As the recipe suggests, you can bloom your cocoa with water, or you can bloom it with espresso. Espresso is dynamite in bringing out even more chocolate flavour, and also dynamite in general. Sea salt flakes are also a total game changer when working with chocolate, even if you don’t love salty desserts. Please try it, even just once!
Keep the cookies in the fridge in an airtight container. At room temperature once cool, they tend to get soggy over the space of a few hours. Keep them super crisp by keeping leftovers in the fridge or freezer.
SO, A QUICK RECAP
- You can use peanut butter or almond in this recipe. Either way, make sure it’s roasted and natural (ie containing only nuts and salt.) I recommend using smooth for this recipe, but both work.
- You can use cacao or cocoa powder in this recipe. Whichever you are using, blooming it is necessary for that deep chocolate flavour.
- I recommend using both sea salt and espresso in this recipe, but I have included both options in the method. I have also included a comparison of cookies with differing ingredients (ie water or espresso.)
- You can use maple syrup or rice malt syrup for these cookies. I prefer the depth in sweetness of maple syrup, but rice malt syrup is FODMAP friendlier.

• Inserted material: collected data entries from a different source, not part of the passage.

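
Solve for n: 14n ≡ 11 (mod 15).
4

Since gcd(14, 15) = 1 divides 11, a solution exists.
Multiply both sides by the inverse of 14 mod 15:
  14^(-1) mod 15 = 14
  x ≡ 14 × 11 ≡ 154 ≡ 4 (mod 15)
Verification: 14 × 4 = 56 = 3 × 15 + 11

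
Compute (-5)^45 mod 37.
Using Fermat: (-5)^{36} ≡ 1 (mod 37). 45 ≡ 9 (mod 36). So (-5)^{45} ≡ (-5)^{9} ≡ 31 (mod 37)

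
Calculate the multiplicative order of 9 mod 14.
Powers of 9 mod 14: 9^1≡9, 9^2≡11, 9^3≡1. Order = 3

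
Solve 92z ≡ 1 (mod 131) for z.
92^(-1) ≡ 47 (mod 131). Verification: 92 × 47 = 4324 ≡ 1 (mod 131)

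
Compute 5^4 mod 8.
4 = 4 (binary 100). Repeated squaring mod 8: 5^1 ≡ 5; 5^2 ≡ 5² = 25 ≡ 1; 5^4 ≡ 1² = 1 ≡ 1. So 5^4 ≡ 1 (mod 8).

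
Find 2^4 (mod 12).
4 = 4 (binary 100). Repeated squaring mod 12: 2^1 ≡ 2; 2^2 ≡ 2² = 4 ≡ 4; 2^4 ≡ 4² = 16 ≡ 4. So 2^4 ≡ 4 (mod 12).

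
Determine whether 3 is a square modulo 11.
By Euler's criterion: 3^{5} ≡ 1 (mod 11). Since this equals 1, 3 is a QR.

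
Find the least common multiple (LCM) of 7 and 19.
133

First find GCD(7, 19) using the Euclidean algorithm:
7 = 0 × 19 + 7
19 = 2 × 7 + 5
7 = 1 × 5 + 2
5 = 2 × 2 + 1
2 = 2 × 1 + 0
GCD(7, 19) = 1

LCM formula: LCM(a, b) = (a × b) / GCD(a, b)
LCM(7, 19) = (7 × 19) / 1
LCM(7, 19) = 133 / 1
LCM(7, 19) = 133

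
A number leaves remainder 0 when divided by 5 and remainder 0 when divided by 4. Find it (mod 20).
M = 5 × 4 = 20. M₁ = 4, y₁ ≡ 4 (mod 5). M₂ = 5, y₂ ≡ 1 (mod 4). y = 0×4×4 + 0×5×1 ≡ 0 (mod 20)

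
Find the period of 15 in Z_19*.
Powers of 15 mod 19: 15^1≡15, 15^2≡16, 15^3≡12, 15^4≡9, 15^5≡2, 15^6≡11, 15^7≡13, 15^8≡5, 15^9≡18, 15^10≡4, 15^11≡3, 15^12≡7, 15^13≡10, 15^14≡17, 15^15≡8, 15^16≡6, 15^17≡14, 15^18≡1. Order = 18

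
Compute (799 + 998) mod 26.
3

(799 + 998) = 1797
1797 mod 26 = 3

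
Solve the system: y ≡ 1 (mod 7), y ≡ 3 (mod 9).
M = 7 × 9 = 63. M₁ = 9, y₁ ≡ 4 (mod 7). M₂ = 7, y₂ ≡ 4 (mod 9). y = 1×9×4 + 3×7×4 ≡ 57 (mod 63)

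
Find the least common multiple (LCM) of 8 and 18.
72

First find GCD(8, 18) using the Euclidean algorithm:
8 = 0 × 18 + 8
18 = 2 × 8 + 2
8 = 4 × 2 + 0
GCD(8, 18) = 2

LCM formula: LCM(a, b) = (a × b) / GCD(a, b)
LCM(8, 18) = (8 × 18) / 2
LCM(8, 18) = 144 / 2
LCM(8, 18) = 72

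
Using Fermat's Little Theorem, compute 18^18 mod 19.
By Fermat's Little Theorem, 18^{18} ≡ 1 (mod 19) since 19 is prime and gcd(18, 19) = 1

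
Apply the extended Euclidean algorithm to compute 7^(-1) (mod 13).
Extended GCD: 7(2) + 13(-1) = 1. So 7^(-1) ≡ 2 ≡ 2 (mod 13). Verify: 7 × 2 = 14 ≡ 1 (mod 13)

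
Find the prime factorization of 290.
2 × 5 × 29

Divide by primes starting from smallest:
290 ÷ 2 = 145
145 ÷ 5 = 29
29 ÷ 29 = 1

290 = 2 × 5 × 29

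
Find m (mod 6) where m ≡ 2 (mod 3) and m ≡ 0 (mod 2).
M = 3 × 2 = 6. M₁ = 2, y₁ ≡ 2 (mod 3). M₂ = 3, y₂ ≡ 1 (mod 2). m = 2×2×2 + 0×3×1 ≡ 2 (mod 6)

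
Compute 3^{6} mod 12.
9

Using successive squaring:
Binary expansion of 6: 110
Powers of 3 mod 12 (each is the square of the previous):
  3^1 ≡ 3 (mod 12)
  3^2 ≡ 3² = 9 ≡ 9 (mod 12)
  3^4 ≡ 9² = 81 ≡ 9 (mod 12)
6 = 4 + 2, so 3^6 = 3^4 × 3^2 ≡ 9 × 9 (mod 12)
Multiplying step by step:
  9 × 9 = 81 ≡ 9 (mod 12)
Result: 3^6 ≡ 9 (mod 12)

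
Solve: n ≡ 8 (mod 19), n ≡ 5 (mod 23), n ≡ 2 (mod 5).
M = 19 × 23 × 5 = 2185. M₁ = 115, y₁ ≡ 1 (mod 19). M₂ = 95, y₂ ≡ 8 (mod 23). M₃ = 437, y₃ ≡ 3 (mod 5). n = 8×115×1 + 5×95×8 + 2×437×3 ≡ 787 (mod 2185)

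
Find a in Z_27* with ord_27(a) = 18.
2 has order 18 mod 27 since 2^{18} ≡ 1 (mod 27) and no smaller power works.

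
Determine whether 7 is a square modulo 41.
By Euler's criterion: 7^{20} ≡ 40 (mod 41). Since this equals -1 (≡ 40), 7 is not a QR.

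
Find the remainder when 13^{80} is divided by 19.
By Fermat: 13^{18} ≡ 1 (mod 19). 80 = 4×18 + 8. So 13^{80} ≡ 13^{8} ≡ 16 (mod 19)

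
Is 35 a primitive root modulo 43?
p - 1 = 42 has prime divisors 2, 3, 7. Check 35^(42/q) mod 43 for each: 35^(42/2) = 35^21 ≡ 1, 35^(42/3) = 35^14 ≡ 1, 35^(42/7) = 35^6 ≡ 16 (mod 43). Since 35^21 ≡ 1 (mod 43), the order of 35 divides 21 (in fact the order is 7) ≠ 42, so it is not a primitive root.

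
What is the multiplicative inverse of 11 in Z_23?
21

Using Extended Euclidean Algorithm:
gcd(11, 23) = 1
Bezout coefficients: 11 × -2 + 23 × 1 = 1
So 11 × -2 ≡ 1 (mod 23)
The inverse is -2 mod 23 = 21
Verification: 11 × 21 = 231 = 10 × 23 + 1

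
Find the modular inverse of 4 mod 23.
4^(-1) ≡ 6 (mod 23). Verification: 4 × 6 = 24 ≡ 1 (mod 23)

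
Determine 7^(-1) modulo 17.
7^(-1) ≡ 5 (mod 17). Verification: 7 × 5 = 35 ≡ 1 (mod 17)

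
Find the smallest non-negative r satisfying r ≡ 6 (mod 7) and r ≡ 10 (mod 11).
M = 7 × 11 = 77. M₁ = 11, y₁ ≡ 2 (mod 7). M₂ = 7, y₂ ≡ 8 (mod 11). r = 6×11×2 + 10×7×8 ≡ 76 (mod 77)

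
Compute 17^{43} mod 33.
29

Using successive squaring:
Binary expansion of 43: 101011
Powers of 17 mod 33 (each is the square of the previous):
  17^1 ≡ 17 (mod 33)
  17^2 ≡ 17² = 289 ≡ 25 (mod 33)
  17^4 ≡ 25² = 625 ≡ 31 (mod 33)
  17^8 ≡ 31² = 961 ≡ 4 (mod 33)
  17^16 ≡ 4² = 16 ≡ 16 (mod 33)
  17^32 ≡ 16² = 256 ≡ 25 (mod 33)
43 = 32 + 8 + 2 + 1, so 17^43 = 17^32 × 17^8 × 17^2 × 17^1 ≡ 25 × 4 × 25 × 17 (mod 33)
Multiplying step by step:
  25 × 4 = 100 ≡ 1 (mod 33)
  1 × 25 = 25 ≡ 25 (mod 33)
  25 × 17 = 425 ≡ 29 (mod 33)
Result: 17^43 ≡ 29 (mod 33)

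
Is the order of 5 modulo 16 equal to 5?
No, the actual order is 4, not 5.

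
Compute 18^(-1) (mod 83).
60

Using Extended Euclidean Algorithm:
gcd(18, 83) = 1
Bezout coefficients: 18 × -23 + 83 × 5 = 1
So 18 × -23 ≡ 1 (mod 83)
The inverse is -23 mod 83 = 60
Verification: 18 × 60 = 1080 = 13 × 83 + 1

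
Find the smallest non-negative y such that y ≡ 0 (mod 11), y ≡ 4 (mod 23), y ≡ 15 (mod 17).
1936

Using the Chinese Remainder Theorem:
M = product of moduli = 4301
For equation 1: M_1 = 391, 391 ≡ 6 (mod 11), inverse of 391 mod 11 is 2 (check: 6 × 2 = 12 ≡ 1 (mod 11))
For equation 2: M_2 = 187, 187 ≡ 3 (mod 23), inverse of 187 mod 23 is 8 (check: 3 × 8 = 24 ≡ 1 (mod 23))
For equation 3: M_3 = 253, 253 ≡ 15 (mod 17), inverse of 253 mod 17 is 8 (check: 15 × 8 = 120 ≡ 1 (mod 17))
Combine: y ≡ Σ r_i×M_i×(M_i⁻¹ mod m_i) = 0×391×2 + 4×187×8 + 15×253×8 = 0 + 5984 + 30360 = 36344
36344 mod 4301 = 1936
y ≡ 1936 (mod 4301)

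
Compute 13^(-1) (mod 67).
31

Using Extended Euclidean Algorithm:
gcd(13, 67) = 1
Bezout coefficients: 13 × 31 + 67 × -6 = 1
So 13 × 31 ≡ 1 (mod 67)
The inverse is 31 mod 67 = 31
Verification: 13 × 31 = 403 = 6 × 67 + 1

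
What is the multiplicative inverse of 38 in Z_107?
31

Using Extended Euclidean Algorithm:
gcd(38, 107) = 1
Bezout coefficients: 38 × 31 + 107 × -11 = 1
So 38 × 31 ≡ 1 (mod 107)
The inverse is 31 mod 107 = 31
Verification: 38 × 31 = 1178 = 11 × 107 + 1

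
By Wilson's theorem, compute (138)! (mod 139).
By Wilson's theorem, (138)! ≡ -1 ≡ 138 (mod 139)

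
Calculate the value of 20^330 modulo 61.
Using Fermat: 20^{60} ≡ 1 (mod 61). 330 ≡ 30 (mod 60). So 20^{330} ≡ 20^{30} ≡ 1 (mod 61)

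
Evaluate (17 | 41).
(17/41) = 17^{20} mod 41 = -1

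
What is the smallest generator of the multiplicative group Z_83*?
p - 1 = 82 has prime divisors 2, 41. h is a primitive root mod 83 iff h^(82/q) ≢ 1 (mod 83) for each such q.
h = 2: 2^41 ≡ 82, 2^2 ≡ 4 (mod 83); none is 1, so 2 has order 82 and is a primitive root.
The smallest primitive root mod 83 is g = 2.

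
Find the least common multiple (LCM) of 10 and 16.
80

First find GCD(10, 16) using the Euclidean algorithm:
10 = 0 × 16 + 10
16 = 1 × 10 + 6
10 = 1 × 6 + 4
6 = 1 × 4 + 2
4 = 2 × 2 + 0
GCD(10, 16) = 2

LCM formula: LCM(a, b) = (a × b) / GCD(a, b)
LCM(10, 16) = (10 × 16) / 2
LCM(10, 16) = 160 / 2
LCM(10, 16) = 80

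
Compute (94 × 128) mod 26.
20

(94 × 128) = 12032
12032 mod 26 = 20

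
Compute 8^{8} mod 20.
16

Using successive squaring:
Binary expansion of 8: 1000
Powers of 8 mod 20 (each is the square of the previous):
  8^1 ≡ 8 (mod 20)
  8^2 ≡ 8² = 64 ≡ 4 (mod 20)
  8^4 ≡ 4² = 16 ≡ 16 (mod 20)
  8^8 ≡ 16² = 256 ≡ 16 (mod 20)
8 is a power of 2, so 8^8 is the last square: ≡ 16 (mod 20)
Result: 8^8 ≡ 16 (mod 20)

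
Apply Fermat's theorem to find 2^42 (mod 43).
By Fermat's Little Theorem, 2^{42} ≡ 1 (mod 43) since 43 is prime and gcd(2, 43) = 1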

- If you use maple, make sure it’s real Canadian maple syrup, and not ‘maple flavoured syrup.’
- These cookies are vegan and refined sugar free. If you want/need to keep them that way, use vegan and refined sugar free chocolate. Hunted and Gathered, a Melbourne brand, is one of my favourites.
- My preferred combination is espresso, smooth peanut butter, rice malt syrup and sea salt flakes. They are super chewy and have a good spread. If you like a thicker, crunchy cookie, use maple syrup.
- 1 tablespoon cacao or cocoa
- 1 1/2 tablespoons fresh warm espresso or hot water
- 2 tablespoons maple syrup or rice malt syrup
- 1 teaspoon vanilla bean paste
- 100 g just over 1/3 cup natural roasted peanut butter
- 1 teaspoon baking powder
- sprinkle of sea salt flakes
- 50-100 g chocolate, roughly chopped vegan and refined sugar free if you need it to be
- Preheat the oven to 180 degrees Celsius or 356 degrees Fahrenheit.
- Mix together the cacao and boiling water in a small bowl, until a paste forms. There should be no cacao chunks. This is called ‘blooming’ the cacao, and helps it taste extra chocolate-y.
- Add the remaining ingredients and continue to mix very vigorously until a batter has formed. Place the mixture into the freezer for 10 minutes if they don’t set.
- Lightly oil your hands, and roll the dough into six even balls. Gently press them down with your palm, if you like. Cook for 10 minutes, and then bang the pan on the oven rack to give them lovely crinkles.
- You can cook for another 5 minutes, or if you like very chewy cookies, remove them from the oven. Allow them to cool completely before moving.
- Store the leftover cookies in an airtight container in the fridge to help keep them crunchy and firm.